COMMENTARY: Don’t Blame Patients for Unaffordable Health Care
Response to KFF Health News piece on Mary Lou Retton
Reader responses to the recent piece published by KFF Health News were published today by the news service. As someone who is uninsured and tries to keep up on the health industry, I found the response from Kimberly J. Soenen consistent with my research, interesting and informative. A link to the original piece is included in Soenen’s response below. It is reprinted in its entirety.
This op-ed (not article) by KFF Health News reporter Julie Appleby shames the former Olympic athlete for her financial distress and for being unable to manage her finances and health — while ill, injured, or chronically disabled (“Mary Lou Retton’s Explanation of Health Insurance Takes Some Somersaults,” Jan. 12).
The writing implies that an American consumer or citizen can be a very “successful person in your other life” but “not understand American health care” and that financial distress could have been prevented if only Mary Lou Retton had been more assertive, informed, and intelligent.
Appleby states that “Retton excelled in landing difficult moves as a gymnast, but she may have missed the bar when it came to buying insurance coverage.”
This notion — especially among health journalists and newsrooms covering the health care model in the U.S. — that commercial health insurance guarantees access to health care, or that the Affordable Care Act is affordable and guarantees access — is a false one. ACA plans are largely managed by private commercial health insurance companies. The industry business model is “Denial of Care.” That is how insurers deliver returns on investment to shareholders year after year, quarter after quarter, and profit from illness, injury, disability, and death. This model as of today is still legal. And, with PxDx software and artificial intelligence, companies are now denying medical care claims at a rate of 100 per 1.2 seconds.

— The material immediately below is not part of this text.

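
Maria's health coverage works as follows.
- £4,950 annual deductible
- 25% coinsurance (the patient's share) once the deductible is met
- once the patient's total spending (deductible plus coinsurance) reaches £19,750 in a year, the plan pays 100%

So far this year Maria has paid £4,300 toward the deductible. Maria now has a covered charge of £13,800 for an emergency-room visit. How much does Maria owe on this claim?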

To suggest paying for commercial health insurance promises medical care is editorially irresponsible. To suggest a citizen was not intelligent enough to navigate the barbaric and cruel commercial health insurance industry’s non-system of health care is reprehensible and repugnant. The only one who “missed the bar” was Appleby and her misinformed editors.
KFF Health News has been partnering with NPR and CBS for nearly seven years on the “Bill of the Month” series. During that time, physician suicide has reached record highs, medical worker strikes have hit record highs, medical bill bankruptcies have reached record highs, medical residents across the country are unionizing to protect patients’ rights and patient safety, and yet, all the while, commercial health insurance industry profits have reached record highs. And their financial product divisions continue to invest in portfolios that have nothing to do with health care.

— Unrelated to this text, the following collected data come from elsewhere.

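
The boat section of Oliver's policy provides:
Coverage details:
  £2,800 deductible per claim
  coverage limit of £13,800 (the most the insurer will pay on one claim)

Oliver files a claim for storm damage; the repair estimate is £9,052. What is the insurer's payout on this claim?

After the deductible, £9,052 − £2,800 = £6,252 remains.
That's under the £13,800 cap, so the insurer reimburses the full £6,252.

£6,252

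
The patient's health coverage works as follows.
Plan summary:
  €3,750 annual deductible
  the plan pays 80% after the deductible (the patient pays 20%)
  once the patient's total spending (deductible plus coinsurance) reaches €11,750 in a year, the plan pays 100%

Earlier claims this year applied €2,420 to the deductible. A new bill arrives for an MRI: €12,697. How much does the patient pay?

Remaining deductible: €3,750 − €2,420 = €1,330.
The remaining €11,367 (= €12,697 − €1,330) moves to coinsurance.
Patient's 20% share of €11,367 is €2,273.40.
Patient responsibility before any cap: €1,330 + €2,273.40 = €3,603.40.
Year-to-date out-of-pocket becomes €2,420 + €3,603.40 = €6,023.40, still under the €11,750 maximum, so no cap applies.

€3,603.40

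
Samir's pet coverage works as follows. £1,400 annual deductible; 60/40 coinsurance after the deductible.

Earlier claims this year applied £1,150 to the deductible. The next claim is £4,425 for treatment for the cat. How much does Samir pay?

Remaining deductible: £1,400 − £1,150 = £250.
The remaining £4,175 (= £4,425 − £250) moves to coinsurance.
40% of £4,175 = £1,670 falls to the owner.
So the owner owes £250 + £1,670 = £1,920.

£1,920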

By every measurement and metric, over the past 40 years, the commercial health insurance industry has caused preventable harm and death — intentionally, for profit. And still, Appleby suggests it’s the fault of patients that they cannot afford medical care? What, specifically, does Appleby suggest patients like Retton “do better?”
It’s time to begin reporting responsibly and accurately about statewide single-payer resolutions and legislation across the United States and the national (improved) Medicare for All Act of 2023-24 at the federal level.
Commercial health insurance is not health care.
— Kimberly J. Soenen, executive director of Some People and managing editor of The Fine Print, Grand Marais, Minnesota
KFF Health News is a national newsroom that produces in-depth journalism about health issues and is one of the core operating programs at KFF—an independent source of health policy research, polling, and journalism.
Neither of these points is valid or honest. First, the patient, (unless under stress, duress, or impairment of some kind), has a responsibility to do their diligence. An excuse of: "I didn't understand", or: "No one explained the details", is hollow, and an excuse to become a 'victim' of the heartless insurance companies. Understand what you're signing, understand what you're paying for, and if you can't, then beforehand, get help. Secondly, the insurance companies are exactly that, heartless. They have a metric, they have an actuarial scale, and the agent's house payment or kid's tuition depends of how the agent or representative, gets the customer to sign off. So, we have a customer/patient who is a victim due to their own lack of homework, and an insurance company mid-level worker, whose livelihood depends on getting their monthly numbers. And, both those individuals don't care a wit about anything other than what benefits them.